The notifier was firing on every face-recognition row that flipped state. "Recognized Chester" → push. "Recognized Chester again on the next frame" → another push. "Recognized Chester in the same video, frame 4" → another. Multiply by every motion event in a busy day and the phone became unusable.

The first thing I did was just stop the bleeding: comment out the cron entry with a tag I could grep for later, kill the running process. The poller and the face-recognition worker stayed running so events kept flowing into storage. Only the user-facing push was off.

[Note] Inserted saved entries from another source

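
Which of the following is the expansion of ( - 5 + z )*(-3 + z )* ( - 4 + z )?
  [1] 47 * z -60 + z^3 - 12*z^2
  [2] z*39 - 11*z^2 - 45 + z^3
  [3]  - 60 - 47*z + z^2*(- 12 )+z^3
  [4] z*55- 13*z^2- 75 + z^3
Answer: 1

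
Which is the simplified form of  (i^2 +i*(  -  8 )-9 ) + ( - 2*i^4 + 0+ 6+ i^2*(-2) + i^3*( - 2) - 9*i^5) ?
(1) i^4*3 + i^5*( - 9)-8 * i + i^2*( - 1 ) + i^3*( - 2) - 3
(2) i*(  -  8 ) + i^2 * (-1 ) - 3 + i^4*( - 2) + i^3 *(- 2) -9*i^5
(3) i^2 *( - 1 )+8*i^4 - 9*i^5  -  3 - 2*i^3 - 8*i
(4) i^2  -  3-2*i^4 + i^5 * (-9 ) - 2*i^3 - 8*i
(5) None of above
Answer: 2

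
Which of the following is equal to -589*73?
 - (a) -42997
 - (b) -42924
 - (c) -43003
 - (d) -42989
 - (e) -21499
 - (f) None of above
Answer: a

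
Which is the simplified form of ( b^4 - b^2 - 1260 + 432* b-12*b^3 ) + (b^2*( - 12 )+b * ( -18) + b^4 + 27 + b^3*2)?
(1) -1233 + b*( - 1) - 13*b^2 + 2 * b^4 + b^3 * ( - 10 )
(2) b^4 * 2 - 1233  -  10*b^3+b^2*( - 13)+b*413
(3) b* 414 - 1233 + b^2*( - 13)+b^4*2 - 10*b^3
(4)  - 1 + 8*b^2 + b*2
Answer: 3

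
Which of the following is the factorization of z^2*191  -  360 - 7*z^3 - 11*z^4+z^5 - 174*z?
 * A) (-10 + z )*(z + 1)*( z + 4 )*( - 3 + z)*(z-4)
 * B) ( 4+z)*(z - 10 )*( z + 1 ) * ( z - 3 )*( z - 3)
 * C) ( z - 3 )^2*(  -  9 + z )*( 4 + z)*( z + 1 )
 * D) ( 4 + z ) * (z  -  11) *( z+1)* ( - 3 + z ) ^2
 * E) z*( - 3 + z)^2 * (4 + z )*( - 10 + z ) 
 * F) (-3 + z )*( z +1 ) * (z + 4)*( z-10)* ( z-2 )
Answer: B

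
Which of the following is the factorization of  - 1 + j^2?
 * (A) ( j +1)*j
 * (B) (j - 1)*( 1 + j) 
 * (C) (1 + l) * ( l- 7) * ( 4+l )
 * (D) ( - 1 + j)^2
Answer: B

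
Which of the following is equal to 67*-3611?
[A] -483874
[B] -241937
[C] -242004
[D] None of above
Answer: B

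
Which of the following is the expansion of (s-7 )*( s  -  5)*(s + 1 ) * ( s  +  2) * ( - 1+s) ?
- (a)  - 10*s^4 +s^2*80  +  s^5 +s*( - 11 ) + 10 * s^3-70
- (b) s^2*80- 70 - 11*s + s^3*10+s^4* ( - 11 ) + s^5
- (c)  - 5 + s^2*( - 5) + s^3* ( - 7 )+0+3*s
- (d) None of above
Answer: a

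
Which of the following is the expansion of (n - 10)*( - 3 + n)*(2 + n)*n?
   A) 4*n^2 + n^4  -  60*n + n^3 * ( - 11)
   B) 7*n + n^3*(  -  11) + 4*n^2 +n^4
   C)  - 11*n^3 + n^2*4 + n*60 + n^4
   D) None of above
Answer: C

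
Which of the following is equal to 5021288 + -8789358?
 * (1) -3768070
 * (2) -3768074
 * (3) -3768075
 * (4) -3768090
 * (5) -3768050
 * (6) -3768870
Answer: 1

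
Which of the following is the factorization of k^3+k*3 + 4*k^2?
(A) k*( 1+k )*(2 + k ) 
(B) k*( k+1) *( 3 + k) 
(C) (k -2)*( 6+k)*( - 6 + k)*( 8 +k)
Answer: B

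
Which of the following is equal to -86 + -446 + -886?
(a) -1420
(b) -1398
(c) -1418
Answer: c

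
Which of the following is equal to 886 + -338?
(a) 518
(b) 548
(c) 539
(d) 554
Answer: b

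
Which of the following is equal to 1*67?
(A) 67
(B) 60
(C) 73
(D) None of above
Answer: A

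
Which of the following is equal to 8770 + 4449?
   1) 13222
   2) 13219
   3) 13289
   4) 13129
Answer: 2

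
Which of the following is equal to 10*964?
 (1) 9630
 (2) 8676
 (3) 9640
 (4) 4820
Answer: 3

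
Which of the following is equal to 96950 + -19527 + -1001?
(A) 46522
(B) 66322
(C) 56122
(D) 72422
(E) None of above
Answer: E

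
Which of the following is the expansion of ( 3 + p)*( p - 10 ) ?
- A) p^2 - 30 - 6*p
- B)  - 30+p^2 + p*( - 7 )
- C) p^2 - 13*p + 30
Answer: B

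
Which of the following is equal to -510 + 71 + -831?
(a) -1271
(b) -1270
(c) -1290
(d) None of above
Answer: b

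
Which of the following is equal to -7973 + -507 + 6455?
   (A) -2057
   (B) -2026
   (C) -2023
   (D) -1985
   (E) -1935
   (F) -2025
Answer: F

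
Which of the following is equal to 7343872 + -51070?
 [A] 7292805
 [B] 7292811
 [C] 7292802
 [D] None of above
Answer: C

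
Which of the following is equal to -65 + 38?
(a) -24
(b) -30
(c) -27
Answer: c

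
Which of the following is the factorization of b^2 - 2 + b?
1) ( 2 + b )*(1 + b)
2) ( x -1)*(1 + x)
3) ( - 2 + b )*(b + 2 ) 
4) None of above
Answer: 4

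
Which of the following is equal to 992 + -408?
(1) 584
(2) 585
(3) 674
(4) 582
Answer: 1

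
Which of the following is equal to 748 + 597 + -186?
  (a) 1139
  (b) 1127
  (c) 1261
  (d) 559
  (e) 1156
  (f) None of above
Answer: f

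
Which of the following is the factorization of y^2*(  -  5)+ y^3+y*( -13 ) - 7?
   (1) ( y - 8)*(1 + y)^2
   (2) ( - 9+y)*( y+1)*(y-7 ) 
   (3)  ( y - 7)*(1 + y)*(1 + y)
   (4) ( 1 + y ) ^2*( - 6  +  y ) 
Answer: 3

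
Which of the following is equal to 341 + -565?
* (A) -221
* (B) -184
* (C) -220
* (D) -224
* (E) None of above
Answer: D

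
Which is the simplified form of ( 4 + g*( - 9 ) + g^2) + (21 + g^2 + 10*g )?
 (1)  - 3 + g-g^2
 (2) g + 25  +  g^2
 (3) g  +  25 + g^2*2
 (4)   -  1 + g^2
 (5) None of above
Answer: 3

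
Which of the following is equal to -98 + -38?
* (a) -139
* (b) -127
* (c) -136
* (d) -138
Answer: c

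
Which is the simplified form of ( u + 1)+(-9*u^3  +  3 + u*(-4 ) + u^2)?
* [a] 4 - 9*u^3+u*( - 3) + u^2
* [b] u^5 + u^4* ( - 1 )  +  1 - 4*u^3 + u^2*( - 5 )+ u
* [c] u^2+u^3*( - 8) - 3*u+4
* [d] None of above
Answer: a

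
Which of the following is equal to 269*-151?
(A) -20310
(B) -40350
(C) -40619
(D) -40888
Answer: C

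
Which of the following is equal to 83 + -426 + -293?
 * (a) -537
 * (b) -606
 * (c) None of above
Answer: c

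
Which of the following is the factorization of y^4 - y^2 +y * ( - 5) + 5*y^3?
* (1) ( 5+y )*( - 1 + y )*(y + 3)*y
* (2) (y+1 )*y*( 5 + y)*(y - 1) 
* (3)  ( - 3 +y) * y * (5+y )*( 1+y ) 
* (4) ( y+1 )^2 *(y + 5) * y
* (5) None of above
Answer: 2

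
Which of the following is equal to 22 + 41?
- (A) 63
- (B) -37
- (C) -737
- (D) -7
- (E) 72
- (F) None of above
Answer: A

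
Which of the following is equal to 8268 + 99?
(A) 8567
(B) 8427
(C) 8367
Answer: C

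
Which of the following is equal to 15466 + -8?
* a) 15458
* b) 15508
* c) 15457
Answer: a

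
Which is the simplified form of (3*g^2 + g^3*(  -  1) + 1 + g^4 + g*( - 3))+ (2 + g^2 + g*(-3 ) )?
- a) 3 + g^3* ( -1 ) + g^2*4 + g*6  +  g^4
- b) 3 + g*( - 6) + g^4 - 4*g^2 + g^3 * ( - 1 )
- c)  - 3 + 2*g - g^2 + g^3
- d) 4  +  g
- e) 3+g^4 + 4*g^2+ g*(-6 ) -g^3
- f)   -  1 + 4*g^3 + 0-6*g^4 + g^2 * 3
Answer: e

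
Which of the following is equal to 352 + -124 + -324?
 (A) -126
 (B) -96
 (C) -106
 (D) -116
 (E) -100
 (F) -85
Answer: B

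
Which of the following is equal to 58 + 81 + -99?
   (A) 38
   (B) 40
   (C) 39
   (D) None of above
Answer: B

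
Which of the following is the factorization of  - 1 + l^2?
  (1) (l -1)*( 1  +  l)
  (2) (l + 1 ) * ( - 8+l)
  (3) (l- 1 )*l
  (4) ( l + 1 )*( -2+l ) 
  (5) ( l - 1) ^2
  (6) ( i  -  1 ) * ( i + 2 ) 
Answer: 1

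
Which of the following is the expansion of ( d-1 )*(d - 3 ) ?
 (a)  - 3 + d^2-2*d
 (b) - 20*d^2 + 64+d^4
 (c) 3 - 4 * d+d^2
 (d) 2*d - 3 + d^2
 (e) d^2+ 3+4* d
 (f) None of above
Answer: c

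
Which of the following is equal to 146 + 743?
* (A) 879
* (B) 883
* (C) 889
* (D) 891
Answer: C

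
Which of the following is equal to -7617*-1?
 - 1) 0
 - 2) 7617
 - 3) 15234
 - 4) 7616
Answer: 2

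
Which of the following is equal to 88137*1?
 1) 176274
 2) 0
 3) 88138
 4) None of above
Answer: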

#DISABLED-2026-05-10  */1 * * * * /opt/.../cass_ring_notify.py

The #DISABLED- prefix is a habit worth keeping. It's easy to grep for ("what cron entries did I disable and why?") and easy to re-enable by deleting six characters.

What I found

The notifier had no concept of "an event." Every row that crossed a state threshold fired a notification, and a single doorbell event produces a handful of rows as the worker samples frames. There was also no concept of "this class of recognition is interesting." A recognized known person was treated as just as alert-worthy as an unknown stranger, which is the exact inverse of what I want.

Two specific bugs:

  • No per-event dedup. The right granularity is one Ring video = at most one notification, regardless of how many rows that video produces.
  • No status filter. Identified faces should not produce a user-visible push at all by default. Unknown faces should.

The fix

Rewrote the notifier to fire only on rows where fr_status = 'unknown' and set a notified flag on the row after the push. The row-level flag is the per-event dedup: each video produces exactly one row eligible for notification (the row representing the strongest unknown match), and once it's been notified it doesn't fire again.

def maybe_notify(rows):
    for row in rows:
        if row["fr_status"] != "unknown":
            continue
        if row.get("notified"):
            continue
        send_push(f"Unknown person at the front door at {row['ts']}")
        row["notified"] = True
        save(row)

Then I drained the backlog before re-enabling cron, marking the older stuck rows as skipped-backlog-<date> so the new notifier wouldn't spam them all out as a single restart artifact.

What I'd do differently

Notification systems are hard to design after the fact. The right mental model from day one is: every notification you send costs the user some attention; every notification you suppress costs them some trust. The default should be silent. Add a category, observe its real-world fire rate for a week, then decide if it's worth notifying on. If I'd done that, I would never have shipped "notify on recognized known faces" — because nobody actually wants their phone to buzz when their own front door sees them.